Wer weiß, wie die Welt in 10 Jahren aussieht und was passiert. Da darf man sich vorher bestenfalls nicht zu viele Gedanken darüber machen. Ich glaube ich bin nicht sensibler als andere Mütter. An den richtigen Stellen kann man sicher auch vorbeugen, aber auf alles hat man ja leider keinen Einfluss.
 

GZSZ Maren Seefeld
 

Vor GZSZ hast du sehr erfolgreich am Theater gespielt. Du warst 2010 sogar für den Theater-Oscar nominiert. Wie viel bedeutet es, wenn die eigene Arbeit auf diese Weise Beachtung findet?

Ich glaube sogar, für diesen Oscar waren alle im Ensemble nominiert. Natürlich freut es mich trotzdem sehr und es ist ein gutes Gefühl, wenn die Zuschauer mein Spiel authentisch finden.

Spielst du neben GZSZ weiterhin am Theater? Wo kann man dich sonst noch sehen?

Anfangs habe ich parallel neben meiner Rolle als Maren Seefeld noch weiterhin am Theater gespielt. Momentan leider nicht, da meine Rolle erfreulicher Weise so groß geworden ist, dass mein Drehplan entsprechend gut gefüllt ist. Wenn ich nicht drehe, nutze ich die Zeit mit meinen Mann und meiner Tochter. Es ist allerdings ein Ziel von mir, auch irgendwann parallel wieder am Theater spielen zu können.
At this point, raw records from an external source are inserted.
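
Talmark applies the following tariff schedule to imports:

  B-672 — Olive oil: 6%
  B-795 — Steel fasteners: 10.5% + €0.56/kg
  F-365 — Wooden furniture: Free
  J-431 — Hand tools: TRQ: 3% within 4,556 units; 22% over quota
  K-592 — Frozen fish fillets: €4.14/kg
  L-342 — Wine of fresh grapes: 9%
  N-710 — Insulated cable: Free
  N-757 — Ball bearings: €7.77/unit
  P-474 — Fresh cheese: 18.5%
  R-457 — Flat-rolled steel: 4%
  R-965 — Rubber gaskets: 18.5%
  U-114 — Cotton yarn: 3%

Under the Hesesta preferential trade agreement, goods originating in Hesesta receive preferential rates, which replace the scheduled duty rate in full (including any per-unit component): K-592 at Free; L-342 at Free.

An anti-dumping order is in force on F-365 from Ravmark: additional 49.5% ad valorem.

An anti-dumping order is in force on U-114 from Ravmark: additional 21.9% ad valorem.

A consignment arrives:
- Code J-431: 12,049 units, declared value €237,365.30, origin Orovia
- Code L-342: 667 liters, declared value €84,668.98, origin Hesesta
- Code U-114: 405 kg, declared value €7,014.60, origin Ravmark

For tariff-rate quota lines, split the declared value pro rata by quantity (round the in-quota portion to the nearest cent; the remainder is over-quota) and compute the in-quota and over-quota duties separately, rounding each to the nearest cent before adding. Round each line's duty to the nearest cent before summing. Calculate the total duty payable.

€36,913.90

Line 1 (J-431, Orovia, 12,049 units, €237,365.30):
Code J-431 is under a tariff-rate quota (threshold 4,556 units). In-quota: 4,556 units at 3%; over-quota: 7,493 units at 22%.
Pro-rata value split: in-quota = €237,365.30 × 4,556/12,049 = €89,753.20; over-quota = €237,365.30 − €89,753.20 = €147,612.10.
In-quota duty = €89,753.20 × 3% = €2,692.60. Over-quota duty = €147,612.10 × 22% = €32,474.66.
Line duty = €2,692.60 + €32,474.66 = €35,167.26.
Line 2 (L-342, Hesesta, 667 liters, €84,668.98):
Base rate for L-342 is 9%.
Origin Hesesta qualifies under the Talmark–Hesesta agreement and L-342 is covered: preferential rate Free applies instead.
Duty = €84,668.98 × 0% = €0.00.
Line 3 (U-114, Ravmark, 405 kg, €7,014.60):
Base rate for U-114 is 3%.
Additional duty on U-114 from Ravmark: +21.9%. Applied ad valorem rate: 3% + 21.9% = 24.9%.
Duty = €7,014.60 × 24.9% = €1,746.64.
Total = €35,167.26 + €0.00 + €1,746.64 = €36,913.90.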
Was einige vielleicht nicht wissen, ist, dass du früher in einer Countryband gesungen hast. Wie hieß die Band?

Es waren verschiedenen Shows, in denen ich gesungen habe, aber eine feste Band gab es leider nie.

Wäre es für dich denn eine Option, dein Geld mit Musik statt Schauspielerei zu verdienen?

Für eine gewissen Zeit sicher, aber auch andere Möglichkeiten. Da wäre ich sogar relativ flexibel und auch offen. Die Schauspielerei allerdings liegt mir sehr am Herzen und ich würde bestimmt immer wieder zurückkehren, sollten sich zwischendurch mal anderen Türen öffnen.
 

Eva Mona Rodekirchen
 

Du reist sehr gern. Gab es einen Urlaub oder ein Reiseziel, das eine besondere Bedeutung für dich hat?

Brasilien! Meine Mutter kommt gebürtig aus Brasilien und ich habe noch einen großen Teil der Familie dort leben. Ich muss unbedingt bald mal wieder hin. (lacht)

Was reizt dich am Reisen so sehr?

Andere Kulturen finde ich sehr interessant und ich liebe es, diese, nebst der Menschen, kennen zu lernen. Das sind oftmals die schönsten Erfahrungen, die einem wiederfahren.

Weißt du schon, wo es als nächstes hingehen soll?

Erst einmal geht es in den Sommerferien an die Ostsee. Mit einem kleinen Kind sind zu weite Reisen erst mal nicht drin. Aber es gibt ja auch umliegend sehr schöne Orte.

Was für Pläne hast du für deine Zukunft? Hast du nach fünf Jahren GZSZ Lust, weiter zu ziehen?

Nein, ich würde gerne noch lange weiter machen. (lacht) Allerdings arbeite ich mit meinem Management (www.public-people.de) auch an weiteren Projekten, die ich parallel machen kann. Es bleibt also spannend!